My stutter has been with me since before I can remember. Over the years, it has manifested itself in numerous ways: When I was young and didn’t understand what it was or even that it was unusual, in loud, repeated and unabashed whole-word repetitions; when I was in the nervous beginnings of adolescence in frantic sticking jitters on a single sound; and now in less conspicuous but still dreaded silent blocks—periods of time in which words are simply stopped dead in my mouth. I’ve hated it, laughed at it, made light of it, come close to tears about it, and above all have resented it, but stuttering has become an integral part of who I am—had I been able to speak fluently all my life, a different person would be sitting at this computer, almost certainly writing a different article.
Though I cannot remember my first stutter, I do remember with clarity the moment when I first came to realize that something about how I spoke was different. I was five or six and in the car with my mom, driving somewhere I don’t remember. We had just finished a conversation about the air conditioners that stuck out of windows—I don’t remember the significance, if there was any, but to my five year old self the topic was incredibly interesting and important. As we were driving, I sighted one of these very air conditioners. Naturally, I hastened to point it out. "Mom, did you see that a-a-a….arrrr… aaaaaaaeeeeeeerrrrr…."
But try as I might, the word simply would not come. It sat plainly in my mind; indeed, it seemed to crouch in the back of my throat. I knew exactly what I wanted to say and how I wanted to say it. I just couldn’t speak the words. When finally, after several seconds of loud straining, I overcame the block by sheer persistence, the air conditioner had long passed out of sight and my comment was rendered irrelevant.
That was the first time in my life that rapidity and fluidity of speech proved important. My family had accepted my halting, stammering cadence and I therefore had no idea that there was anything unusual about it. The incident with the air conditioner was the first clue I received. Surely most people would have been able to talk about the air conditioner while it was still in sight. Why had my voice made me wait?
This frustration endured on into elementary and middle school, where I learned to despise my stutter even more. My teachers were kind and my classmates accepting, but neither of these things could dispel the constant irritation that I suffered because of my speech impediment. Continually, I had intelligent, thoughtful, important things to say, and continually, my stutter hindered and truncated my speech. At the worst times of all, it stopped me entirely from raising my hand and commenting in class, or cracking a joke with friends that I knew would not make it past my mouth. I took speech therapy during middle school, but through a combination of my own immaturity and the impractical fluidity practices, I could not apply my therapy techniques to the real world, and my stutter persisted undiminished.
It is important to note that during my middle school years—the time when I was the most conscious of and affected by my stutter—I also embraced my affinity for literature and writing. I love words, and consider myself well-spoken, despite my speech impediment. My fascination with writing has not died—as a junior in high school, I still harbor the ambition to become a novelist. My dad came up with a theory that I find interesting, though it may not be accurate. He said that perhaps my disability with speech strikes a balance with my prowess with the written word. Perhaps it is merely a coincidence, but either way, it is a comforting notion.
I’m sixteen now, and have come to view my stutter with a healthy touch of levity. Through work with my speech pathologist, I’ve become well-equipped to deal with my speech impediments and exercise a measure of control over them. Moreover, these tools have imbued me with confidence: even on the worst of days, I can hold my head high and accept my silent blocks as a part of who I am.
If I could say one thing to all stutterers in the world, it would be this: it’s all in how you look at it. Yes, your stutter is present; yes, it’s real. But there’s nothing wrong with it, and there’s certainly nothing wrong with you. You can choose to see your stutter as a disability—in a way, it is—or you can simply choose to see it was a part of who you are. Will your friends and family care if you get stuck on a word here and there, or even all the time? Of course not. Will people judge you for your stutter? Very, very seldom. There are some people who will—I won’t deny that—but those aren’t people who are worth knowing or spending time with in the first place.

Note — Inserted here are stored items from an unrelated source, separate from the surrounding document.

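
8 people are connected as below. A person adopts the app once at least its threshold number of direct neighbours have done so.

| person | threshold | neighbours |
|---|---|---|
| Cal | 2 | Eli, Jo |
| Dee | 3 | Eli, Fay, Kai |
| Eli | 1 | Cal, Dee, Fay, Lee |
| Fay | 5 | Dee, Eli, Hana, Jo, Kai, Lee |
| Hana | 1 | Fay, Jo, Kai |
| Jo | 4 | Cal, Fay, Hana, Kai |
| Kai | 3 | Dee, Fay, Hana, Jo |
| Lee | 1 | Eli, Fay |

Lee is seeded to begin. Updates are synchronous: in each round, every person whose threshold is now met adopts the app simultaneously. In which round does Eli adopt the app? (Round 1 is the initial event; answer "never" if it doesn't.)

Round 1 — Lee adopts the app (initial).
Round 2 — checking thresholds:
  Eli: 1 of 4 neighbours ≥ 1, adopts the app.
  Fay: 1 of 6 neighbours < 5, holds.
Round 3 — no new adoptions; cascade stops.

2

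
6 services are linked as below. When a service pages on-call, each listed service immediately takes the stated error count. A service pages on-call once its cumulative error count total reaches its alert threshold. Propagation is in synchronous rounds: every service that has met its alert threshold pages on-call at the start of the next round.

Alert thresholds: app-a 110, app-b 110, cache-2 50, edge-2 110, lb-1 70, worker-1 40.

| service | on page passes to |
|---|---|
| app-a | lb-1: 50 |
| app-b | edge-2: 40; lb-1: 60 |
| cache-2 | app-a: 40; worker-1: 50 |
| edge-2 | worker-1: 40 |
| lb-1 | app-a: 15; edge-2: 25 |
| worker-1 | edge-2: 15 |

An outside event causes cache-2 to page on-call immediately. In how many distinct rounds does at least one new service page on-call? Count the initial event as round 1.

Round 1 — cache-2 pages on-call (initial).
  app-a: +40 → 40 < 110
  worker-1: +50 → 50 ≥ 40
Round 2 — worker-1 pages on-call.
  edge-2: +15 → 15 < 110
No further pages.

2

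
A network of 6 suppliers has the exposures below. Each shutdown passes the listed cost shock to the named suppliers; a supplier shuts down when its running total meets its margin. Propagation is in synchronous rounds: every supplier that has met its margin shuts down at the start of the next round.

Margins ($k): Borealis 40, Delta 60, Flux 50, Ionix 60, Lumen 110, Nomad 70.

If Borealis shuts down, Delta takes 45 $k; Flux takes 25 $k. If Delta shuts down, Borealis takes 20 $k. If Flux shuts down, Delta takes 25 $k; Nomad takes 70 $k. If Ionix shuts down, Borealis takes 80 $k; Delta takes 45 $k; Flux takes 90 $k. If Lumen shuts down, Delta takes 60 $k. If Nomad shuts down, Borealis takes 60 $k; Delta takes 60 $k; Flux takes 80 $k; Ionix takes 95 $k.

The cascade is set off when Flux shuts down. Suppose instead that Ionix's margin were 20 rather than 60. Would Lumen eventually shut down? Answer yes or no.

no

With Ionix's margin at 20:
Round 1 — Flux shuts down (initial).
  Delta: +25 → 25 < 60
  Nomad: +70 → 70 ≥ 70
Round 2 — Nomad shuts down.
  Borealis: +60 → 60 ≥ 40
  Delta: +60 → 85 ≥ 60
  Ionix: +95 → 95 ≥ 20
Round 3 — Borealis, Delta, Ionix shut down.
No further shutdowns.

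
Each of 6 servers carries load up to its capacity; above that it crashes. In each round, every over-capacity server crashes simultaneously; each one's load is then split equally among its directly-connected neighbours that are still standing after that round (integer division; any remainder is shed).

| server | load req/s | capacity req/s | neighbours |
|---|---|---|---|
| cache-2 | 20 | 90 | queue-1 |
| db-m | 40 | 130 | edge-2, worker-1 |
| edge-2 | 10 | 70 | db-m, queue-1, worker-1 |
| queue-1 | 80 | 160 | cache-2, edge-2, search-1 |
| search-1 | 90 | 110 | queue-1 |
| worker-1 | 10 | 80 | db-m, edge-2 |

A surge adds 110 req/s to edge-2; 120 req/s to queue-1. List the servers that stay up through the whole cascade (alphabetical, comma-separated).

Round 1 — edge-2 at 120 > 70; queue-1 at 200 > 160. edge-2, queue-1 crash.
  edge-2 sheds 120 req/s to db-m, worker-1: 60 each.
    db-m: 40+60 = 100 ≤ 130
    worker-1: 10+60 = 70 ≤ 80
  queue-1 sheds 200 req/s to cache-2, search-1: 100 each.
    cache-2: 20+100 = 120 > 90
    search-1: 90+100 = 190 > 110
Round 2 — cache-2, search-1 crash.
  cache-2 sheds 120 req/s: no online neighbours, lost.
  search-1 sheds 190 req/s: no online neighbours, lost.
No further crashes.

db-m, worker-1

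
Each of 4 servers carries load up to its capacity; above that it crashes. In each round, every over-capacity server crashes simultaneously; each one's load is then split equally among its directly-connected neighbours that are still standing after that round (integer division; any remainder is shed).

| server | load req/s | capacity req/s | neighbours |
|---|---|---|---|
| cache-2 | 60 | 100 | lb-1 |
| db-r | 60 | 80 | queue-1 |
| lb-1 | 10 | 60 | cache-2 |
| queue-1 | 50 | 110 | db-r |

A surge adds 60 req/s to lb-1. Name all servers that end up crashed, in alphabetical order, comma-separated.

cache-2, lb-1

Round 1 — lb-1 at 70 > 60. lb-1 crashes.
  lb-1 sheds 70 req/s to cache-2: 70 each.
    cache-2: 60+70 = 130 > 100
Round 2 — cache-2 crashes.
  cache-2 sheds 130 req/s: no online neighbours, lost.
No further crashes.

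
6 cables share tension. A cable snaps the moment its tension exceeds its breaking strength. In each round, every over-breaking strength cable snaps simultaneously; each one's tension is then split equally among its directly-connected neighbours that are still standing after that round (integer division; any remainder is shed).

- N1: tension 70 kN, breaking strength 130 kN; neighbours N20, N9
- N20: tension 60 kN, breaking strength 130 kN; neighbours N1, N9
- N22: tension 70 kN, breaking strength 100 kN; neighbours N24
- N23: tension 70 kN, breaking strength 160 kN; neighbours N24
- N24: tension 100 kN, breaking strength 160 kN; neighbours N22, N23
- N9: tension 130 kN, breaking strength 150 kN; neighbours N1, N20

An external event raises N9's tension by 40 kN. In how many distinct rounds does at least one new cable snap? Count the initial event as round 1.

2

Round 1 — N9 at 170 > 150. N9 snaps.
  N9 sheds 170 kN to N1, N20: 85 each.
    N1: 70+85 = 155 > 130
    N20: 60+85 = 145 > 130
Round 2 — N1, N20 snap.
  N1 sheds 155 kN: no online neighbours, lost.
  N20 sheds 145 kN: no online neighbours, lost.
No further breaks.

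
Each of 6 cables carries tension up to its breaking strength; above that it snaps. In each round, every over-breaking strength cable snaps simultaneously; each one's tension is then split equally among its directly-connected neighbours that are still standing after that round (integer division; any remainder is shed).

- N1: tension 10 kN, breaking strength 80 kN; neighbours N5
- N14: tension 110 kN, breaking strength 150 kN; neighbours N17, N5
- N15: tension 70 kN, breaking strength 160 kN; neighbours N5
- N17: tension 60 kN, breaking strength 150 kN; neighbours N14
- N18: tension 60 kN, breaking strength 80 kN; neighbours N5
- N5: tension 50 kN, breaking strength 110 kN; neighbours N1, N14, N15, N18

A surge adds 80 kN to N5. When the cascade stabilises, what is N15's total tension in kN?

102

Round 1 — N5 at 130 > 110. N5 snaps.
  N5 sheds 130 kN to N1, N14, N15, N18: 32 each (2 lost).
    N1: 10+32 = 42 ≤ 80
    N14: 110+32 = 142 ≤ 150
    N15: 70+32 = 102 ≤ 160
    N18: 60+32 = 92 > 80
Round 2 — N18 snaps.
  N18 sheds 92 kN: no online neighbours, lost.
No further breaks.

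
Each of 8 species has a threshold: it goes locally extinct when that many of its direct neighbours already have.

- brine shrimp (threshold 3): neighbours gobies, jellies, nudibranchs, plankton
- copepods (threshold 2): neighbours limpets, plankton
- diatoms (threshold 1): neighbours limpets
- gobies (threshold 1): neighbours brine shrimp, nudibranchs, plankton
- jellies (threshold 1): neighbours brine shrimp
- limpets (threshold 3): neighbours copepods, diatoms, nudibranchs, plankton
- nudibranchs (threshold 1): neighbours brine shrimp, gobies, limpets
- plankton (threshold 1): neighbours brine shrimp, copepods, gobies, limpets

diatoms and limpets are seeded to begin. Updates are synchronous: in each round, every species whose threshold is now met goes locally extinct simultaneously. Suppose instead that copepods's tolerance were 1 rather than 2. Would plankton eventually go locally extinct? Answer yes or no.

With copepods's tolerance at 1:
Round 1 — diatoms, limpets go locally extinct (initial).
Round 2 — checking thresholds:
  copepods: 1 of 2 neighbours ≥ 1, goes locally extinct.
  nudibranchs: 1 of 3 neighbours ≥ 1, goes locally extinct.
  plankton: 1 of 4 neighbours ≥ 1, goes locally extinct.
Round 3 — checking thresholds:
  brine shrimp: 2 of 4 neighbours < 3, not yet.
  gobies: 2 of 3 neighbours ≥ 1, goes locally extinct.
Round 4 — checking thresholds:
  brine shrimp: 3 of 4 neighbours ≥ 3, goes locally extinct.
Round 5 — checking thresholds:
  jellies: 1 of 1 neighbours ≥ 1, goes locally extinct.
Round 6 — no new extinctions; cascade stops.

yes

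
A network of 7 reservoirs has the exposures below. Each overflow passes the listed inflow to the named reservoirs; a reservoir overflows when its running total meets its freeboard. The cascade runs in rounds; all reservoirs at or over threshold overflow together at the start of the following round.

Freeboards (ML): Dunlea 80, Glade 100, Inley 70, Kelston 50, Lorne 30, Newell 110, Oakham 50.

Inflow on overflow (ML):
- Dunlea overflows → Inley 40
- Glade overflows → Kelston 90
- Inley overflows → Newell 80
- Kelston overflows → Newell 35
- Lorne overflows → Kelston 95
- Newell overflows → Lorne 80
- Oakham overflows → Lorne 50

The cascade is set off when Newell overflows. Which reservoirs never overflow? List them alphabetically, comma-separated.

Round 1 — Newell overflows (initial).
  Lorne: +80 → 80 ≥ 30
Round 2 — Lorne overflows.
  Kelston: +95 → 95 ≥ 50
Round 3 — Kelston overflows.
No further overflows.

Dunlea, Glade, Inley, Oakham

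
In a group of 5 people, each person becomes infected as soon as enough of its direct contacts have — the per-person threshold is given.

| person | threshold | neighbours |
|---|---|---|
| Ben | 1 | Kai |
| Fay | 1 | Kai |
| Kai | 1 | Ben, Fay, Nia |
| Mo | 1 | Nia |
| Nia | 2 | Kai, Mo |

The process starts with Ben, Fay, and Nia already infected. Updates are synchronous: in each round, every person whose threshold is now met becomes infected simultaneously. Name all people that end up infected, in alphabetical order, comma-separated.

Ben, Fay, Kai, Mo, Nia

Round 1 — Ben, Fay, Nia become infected (initial).
Round 2 — checking thresholds:
  Kai: 3 of 3 neighbours ≥ 1, becomes infected.
  Mo: 1 of 1 neighbours ≥ 1, becomes infected.
Round 3 — no new infections; cascade stops.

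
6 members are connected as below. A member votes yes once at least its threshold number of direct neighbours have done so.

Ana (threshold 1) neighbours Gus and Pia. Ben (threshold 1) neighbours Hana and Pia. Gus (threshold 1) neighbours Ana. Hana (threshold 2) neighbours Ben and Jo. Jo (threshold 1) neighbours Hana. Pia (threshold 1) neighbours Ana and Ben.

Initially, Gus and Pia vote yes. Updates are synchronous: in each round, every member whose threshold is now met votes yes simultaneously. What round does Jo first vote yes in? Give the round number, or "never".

never

Round 1 — Gus, Pia vote yes (initial).
Round 2 — checking thresholds:
  Ana: 2 of 2 neighbours ≥ 1, votes yes.
  Ben: 1 of 2 neighbours ≥ 1, votes yes.
Round 3 — no new yes votes; cascade stops.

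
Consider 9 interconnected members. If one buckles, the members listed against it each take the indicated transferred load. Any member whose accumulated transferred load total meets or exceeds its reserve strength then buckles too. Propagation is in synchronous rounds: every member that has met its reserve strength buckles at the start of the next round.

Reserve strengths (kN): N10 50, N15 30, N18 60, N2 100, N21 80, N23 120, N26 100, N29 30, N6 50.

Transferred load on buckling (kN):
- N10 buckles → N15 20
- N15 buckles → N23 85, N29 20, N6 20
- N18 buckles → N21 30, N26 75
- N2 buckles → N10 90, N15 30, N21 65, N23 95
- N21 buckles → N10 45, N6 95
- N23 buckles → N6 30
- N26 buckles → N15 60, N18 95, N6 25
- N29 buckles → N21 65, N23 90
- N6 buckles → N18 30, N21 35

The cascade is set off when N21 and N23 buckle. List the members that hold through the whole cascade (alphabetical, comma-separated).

Round 1 — N21, N23 buckle (initial).
  N10: +45 → 45 < 50
  N6: +95+30 → 125 ≥ 50
Round 2 — N6 buckles.
  N18: +30 → 30 < 60
No further bucklings.

N10, N15, N18, N2, N26, N29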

So don’t let it get the best of you. Your stutter is not a reflection of your intelligence or character. It’s not really a reflection of anything. Learning techniques to combat your stutter is always an excellent idea, but stuttering cannot be cured. Like it or not, your stutter will always be with you in some form. That isn’t something to despair about, though. It’s something to respect and to accept. Even to enjoy. Be yourself and let your stutter do what it wants. So long as you maintain a positive outlook, everything else will take care of itself. I promise.